Of course, the rescue story was something that, in the context of special ops rescues, sounded ridiculous, involving some scheme where FARC unwittingly gathered the dispersed hostages and loaded them on a helicopter that fortuitously turned out to belong to the Colombian government.
However, the story sounded completely plausible if somebody had made a deal with FARC and said, hey, we're sending a helicopter for the hostages. Load ‘em up!
When Betancourt got out, she refrained from direct criticism of FARC, calling for a peace process instead of some no-holds barred war on the SOBs who imprisoned her for six years—another indication that a deal was involved.
For inquisitive reporters, I would consider another red flag the fact that nobody got killed. Indeed, not a shot was fired.
One would think that the Colombians would have taken advantage of an extraordinary intelligence and infiltration coup not just to helicopter out some hostages but also helicopter in some commandos and put a nice corpse-filled punctuation point on a signal victory in the war on terror.

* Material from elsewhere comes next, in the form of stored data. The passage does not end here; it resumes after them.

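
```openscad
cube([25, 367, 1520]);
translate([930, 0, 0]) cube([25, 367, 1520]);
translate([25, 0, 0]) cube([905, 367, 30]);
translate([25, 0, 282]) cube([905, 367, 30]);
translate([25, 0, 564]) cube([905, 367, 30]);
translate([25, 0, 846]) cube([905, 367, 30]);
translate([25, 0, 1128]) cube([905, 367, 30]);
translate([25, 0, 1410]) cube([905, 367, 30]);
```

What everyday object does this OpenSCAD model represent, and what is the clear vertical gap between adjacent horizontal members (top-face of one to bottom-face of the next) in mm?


A bookshelf. The clear shelf gap is 252 mm.

Two tall side panels with 6 horizontal boards between them — a bookshelf. The first two shelf undersides are at z = 0 and z = 282; with shelf thickness 30, the clear gap is 282 − 0 − 30 = 252 mm.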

So, a big media push would be needed not only to capitalize on a deal that was in the works; it would obscure the suspicion that a deal was involved and also dissuade the press from taking a hard second look at the official story it had already splashed all over its front pages.
The press—apparently having forgotten the manufactured bruhaha over Jessica Lynch's rescue and eager to confirm the suspicion that it is more interested in any narrative that the government is willing to provide legs for than messy, facty, and critical reportage--happily obliged.
Add to that the allegations of a ransom appearing in the European media, and that's something that looks like it's worth pursuing.
Here's how the Guardian reported the Betancourt ransom story.
Ingrid Betancourt arrived in France today after being held captive for six years in the Colombian jungle, amid claims that a ransom was paid to free her.
The Colombian government said that she was freed in an audacious operation after the military tricked Farc into handing the French-Colombian politician over without a shot being fired.
But quoting "reliable sources", Swiss Radio reported that a ransom was paid of around $20m (£10m).
It said that the US, which had three citizens among those freed, was behind the deal and that "the whole operation afterwards was a set-up".
The station reported that the wife of one of the hostages' guards was the go-between, having been arrested by the Colombian army.
If proved true, the allegations would be hugely embarrassing for the Colombian government which was showered with praise for the efficiency of the operation. Many commentators had predicted that it would even spell the end of Farc as a credible force.
However, I wonder how much play, serious investigation, or popular attention the Betancourt story will merit, now that its propaganda value as a one-day headline sensation has been realized.